Das Unbehagen, das sich in England spätestens seit 1750 regte, konnte noch als Stadt-Land-Gegensatz verstanden werden, als Macht der Leidenschaften gegenüber der Rationalität und als Suche nach der moralischen Ordnung der Gesellschaft in Einklang mit oder zumindest in Analogie zu einer unmittelbaren Relation zwischen Natur und Vernunft. So konnten wir es im Roman über die menschliche Innerlichkeit der Frühromantik, in der moralphilosophischen Psychologie und in der Praxis und Theorie der beginnenden Psychiatrie sehen. All diese Formen konnten sich noch begreifen als Entwürfe zum Selbstverständnis der bürgerlichen Gesellschaft in ihrem Kampf um Emanzipation von der als Zwang empfundenen Herrschaft absolutistisch-rationalistischer Instanzen. Am Ende des 18. Jahrhunderts jedoch war nicht nur dieser Rechtfertigungsgrund dahin; Armut, Zwang, Unfreiheit und andere Formen der Unvernunft wurden nun auch innerhalb der Gesellschaft, und zwar als ihre Produkte, sichtbar. Wenn aber die Gesellschaft selbst ihre Leiden produziert112 – und das wird nicht nur an den noch randständigen Arbeitern, sondern auch an dem vom Abstieg bedrohten Kleinbürgertum, an ruinierten Bauern und Pächtern und an bankrotten Unternehmern deutlich – und wenn, der Medizin zwischen Whytt und J. Brown zufolge, die Sensibilität, die Nerven- und Lebenskraft, also der Mensch mit seiner Anlage und mit seinen von ihm selbst produzierten Reizen die Krankheiten selbst hervorbringen, dann wird das Unbehagen an der Gesellschaft zur Krise ihres Selbstverständnisses. Ihre Geschichte ist nicht mehr Naturgeschichte, ist nicht mehr fraglos vernünftig, nicht mehr identisch mit natürlichem Fortschritt zu Freiheit und Reichtum aller. Das Denken, das sich dieser Krise stellt, hat zwischen zwei Wegen zu wählen, je nachdem, wie seine Diagnose der Situation ausfällt.

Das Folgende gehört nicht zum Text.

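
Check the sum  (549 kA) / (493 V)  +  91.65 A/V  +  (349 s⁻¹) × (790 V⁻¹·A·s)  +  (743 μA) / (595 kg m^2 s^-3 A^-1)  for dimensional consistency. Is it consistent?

Yes

Work out the base dimensions of each:
  (549 kA) / (493 V):  [A] / [kg·m²·s⁻³·A⁻¹] = kg⁻¹·m⁻²·s³·A²
  91.65 A/V:  A·V⁻¹ = A·(J·C⁻¹)⁻¹ = kg⁻¹·m⁻²·s³·A²
  (349 s⁻¹) × (790 V⁻¹·A·s):  [s⁻¹] · [kg⁻¹·m⁻²·s⁴·A²] = kg⁻¹·m⁻²·s³·A²
  (743 μA) / (595 kg m^2 s^-3 A^-1):  [A] / [kg·m²·s⁻³·A⁻¹] = kg⁻¹·m⁻²·s³·A²
Every term reduces to kg⁻¹·m⁻²·s³·A².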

Sieht das die Krise reflektierende Denken hier primär und fortschrittsgläubig eine Stufe der Emanzipation der Gesellschaft, deren Mißstände zu überwinden sind, wenn man sie nur weitertreibt und wenn man davon ausgeht, daß die Ansprüche der Aufklärung erst noch zu verwirklichen sind, so wird dieses Denken zu einer konsistenten theoretischen Analyse kommen, die auf die Dynamik der Triebkräfte der Gesellschaft bzw. des Menschen baut und deren Naturgesetze zu erkennen sucht. Es wird einen technologischen Plan für die zu konstruierende Gesellschaft entwerfen, in dem Autorität in der Rationalität der Organisation gleichsam aufgegangen ist. Dieser Ansatz hat jedoch den Kern seiner Schwierigkeiten darin, daß seine Übersetzung in gesellschaftliche Praxis scheitert – weder reicht die Rationalität der Menschen im allgemeinen hin, noch existiert eine soziale Klasse als subjektiver Träger, um dieses liberale Modell zu verwirklichen. An der Praxis entscheidet es sich, daß dieses Modell unter den gegebenen Bedingungen einerseits sozialen Utopien folgt, während seine theoretische Stärke andererseits Beihilfe leistet bei der Entstehung der akademischen Disziplinen naturwissenschaftlich betriebener Soziologie, Psychologie und Psychiatrie. Für diesen Ansatz sind J. Bentham und J. S. Mill ebenso zu nennen wie die meisten Vertreter der frühen »Sozialen Bewegung« (z.B. die Agrarsozialisten, der radikalindividualistische Dissenterprediger und Philanthrop W. Godwin)113, die phrenologisch-naturwissenschaftliche Psychiatrie und, in der Literatur, die gegen Ausbeutung und Industriestädte protestierenden, humanistisch-atheistischen jüngeren Romantiker (Coleridge, Shelley, Byron), erst recht der unsentimentale Tory W. Scott, der den psychologischen Roman der Frühromantik naturalistisch-soziologisch zu Schilderungen von Klassendifferenzen und sozialen Ursachen der Charakterbildung entwikkelt.114 Die Spielarten liberalen Denkens dieser Zeit garantieren zwar dem Industrialismus jeden Spielraum der Selbstentfaltung, sie erweisen sich aber als ohnmächtig zur praktischen Veränderung der mißlichen Folgen dieser Entwicklung. Sie kennen noch kein Mißtrauen gegen gesellschaftlichen Zwang, bekämpfen daher vornehmlich nur die Reste »alten« Zwangs, für den der Staat anzuschuldigen ist. Daher ihre Verdienste auch in Bereichen wie denen der Gefängnisreform.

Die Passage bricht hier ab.